Contributed by LearnVest
If you’re anything like us, you’re reading this message while at your desk with your third cup of coffee. You’re worrying about deadlines and appointments; you probably didn’t get enough sleep last night. In short, you’re experiencing stress. There’s ample medical evidence to show that stress and unhappiness make you more vulnerable to a long list of health issues, ranging from minor conditions like hay fever to major ones like a heart attack.
Mental Health (And De-Stressing) Belongs Your Budget.
Whether your mental health needs revolve around de-stressing activities like yoga or visits to a therapist, the costs can rack up. Budgeting now for your mental health will help you prevent unpleasant (and expensive) health consequences later on. According to Dr. Mary Gresham, an Atlanta psychologist and expert on financial psychology, quality of life ratings have shown that patients are 32 times happier because they spent money on therapy than if they spent the same money on other things.
Caring For Mental Health Can Bring You Financial Gain.

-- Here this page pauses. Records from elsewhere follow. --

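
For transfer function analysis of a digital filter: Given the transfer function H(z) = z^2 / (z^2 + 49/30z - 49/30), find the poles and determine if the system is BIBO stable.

Poles are roots of the denominator: z^2 + 49/30z - 49/30 = 0.
Quadratic formula: z = [-(49/30) +/- sqrt((49/30)^2 - 4*(-49/30))] / 2
Discriminant = 2401/900 + 98/15 = 8281/900; sqrt = 91/30.
z = (-49/30 +/- 91/30) / 2 => z = 7/10 or z = -7/3.
|p1| = 7/3, |p2| = 7/10.
For BIBO stability, all poles must lie inside the unit circle (|p| < 1).
System is UNSTABLE since at least one |p| >= 1.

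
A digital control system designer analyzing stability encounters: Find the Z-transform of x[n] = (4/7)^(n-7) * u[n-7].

Time-shifting property: if X(z) = Z{x[n]}, then Z{x[n-d]} = z^(-d) * X(z)
X(z) = z/(z - 4/7) for x[n] = (4/7)^n * u[n]
Z{x[n-7]} = z^(-7) * z/(z - 4/7) = z^(-6)/(z - 4/7)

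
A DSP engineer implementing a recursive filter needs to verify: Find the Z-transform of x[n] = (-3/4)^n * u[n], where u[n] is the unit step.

The Z-transform of a^n * u[n] is z/(z-a) for |z| > |a|.
Here a = -3/4, so X(z) = z/(z - (-3/4)) = 4z/(4z + 3)
ROC: |z| > 3/4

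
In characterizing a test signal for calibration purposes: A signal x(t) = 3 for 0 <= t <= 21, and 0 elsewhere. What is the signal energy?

Energy = integral of |x(t)|^2 dt over the signal duration
= 3^2 * 21 = 9 * 21 = 189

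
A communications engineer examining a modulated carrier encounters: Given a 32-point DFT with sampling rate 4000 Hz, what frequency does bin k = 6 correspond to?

The frequency of DFT bin k is: f_k = k * f_s / N
f_6 = 6 * 4000 / 32 = 750 Hz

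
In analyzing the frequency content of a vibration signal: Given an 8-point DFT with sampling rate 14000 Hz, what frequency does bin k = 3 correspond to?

The frequency of DFT bin k is: f_k = k * f_s / N
f_3 = 3 * 14000 / 8 = 5250 Hz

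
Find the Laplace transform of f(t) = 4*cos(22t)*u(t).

Standard pair: cos(wt)*u(t) <-> s/(s^2+w^2)
With w = 22: L{4*cos(22t)*u(t)} = 4s/(s^2+484)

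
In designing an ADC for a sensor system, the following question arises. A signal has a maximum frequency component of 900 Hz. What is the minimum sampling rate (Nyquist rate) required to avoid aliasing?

By the Nyquist-Shannon sampling theorem,
the minimum sampling rate (Nyquist rate) must be at least 2 * f_max.
Nyquist rate = 2 * 900 Hz = 1800 Hz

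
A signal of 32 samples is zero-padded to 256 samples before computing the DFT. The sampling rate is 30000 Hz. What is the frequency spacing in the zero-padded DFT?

Original DFT: N = 32, resolution = f_s/N = 30000/32 = 1875/2 Hz
Zero-padded DFT: N = 256, resolution = f_s/N = 30000/256 = 1875/16 Hz
Zero-padding interpolates the spectrum (finer frequency grid)
but does NOT improve the true spectral resolution (ability to resolve close frequencies).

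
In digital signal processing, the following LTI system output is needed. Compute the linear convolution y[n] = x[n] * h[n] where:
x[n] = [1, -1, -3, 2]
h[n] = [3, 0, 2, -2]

y[n] = sum_k x[k]*h[n-k]. Output length = len(x) + len(h) - 1 = 4 + 4 - 1 = 7.
y[0] = 1*3 = 3
y[1] = -1*3 + 1*0 = -3
y[2] = -3*3 + -1*0 + 1*2 = -7
y[3] = 2*3 + -3*0 + -1*2 + 1*-2 = 2
y[4] = 2*0 + -3*2 + -1*-2 = -4
y[5] = 2*2 + -3*-2 = 10
y[6] = 2*-2 = -4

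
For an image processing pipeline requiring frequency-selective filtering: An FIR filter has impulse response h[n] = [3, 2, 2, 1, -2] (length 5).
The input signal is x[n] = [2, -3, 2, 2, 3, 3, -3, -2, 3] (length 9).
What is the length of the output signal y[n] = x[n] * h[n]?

For linear convolution, the output length is:
len(y) = len(x) + len(h) - 1 = 9 + 5 - 1 = 13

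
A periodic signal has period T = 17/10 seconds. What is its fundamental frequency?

The fundamental frequency is the reciprocal of the period.
f = 1/T = 1/(17/10) = 10/17 Hz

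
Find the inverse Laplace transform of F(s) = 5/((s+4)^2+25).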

Of course, your “returns” will vary greatly depending on your situation. But, say, you worked with a therapist on improving your self-confidence and assertiveness, or spent your money on yoga to help you focus and calm down–both could give you the confidence to ask for a raise at work, or to tackle your job in a way that will make you stand out. No matter how big or small your problems may be, getting care is important if it allows you to function at your fullest.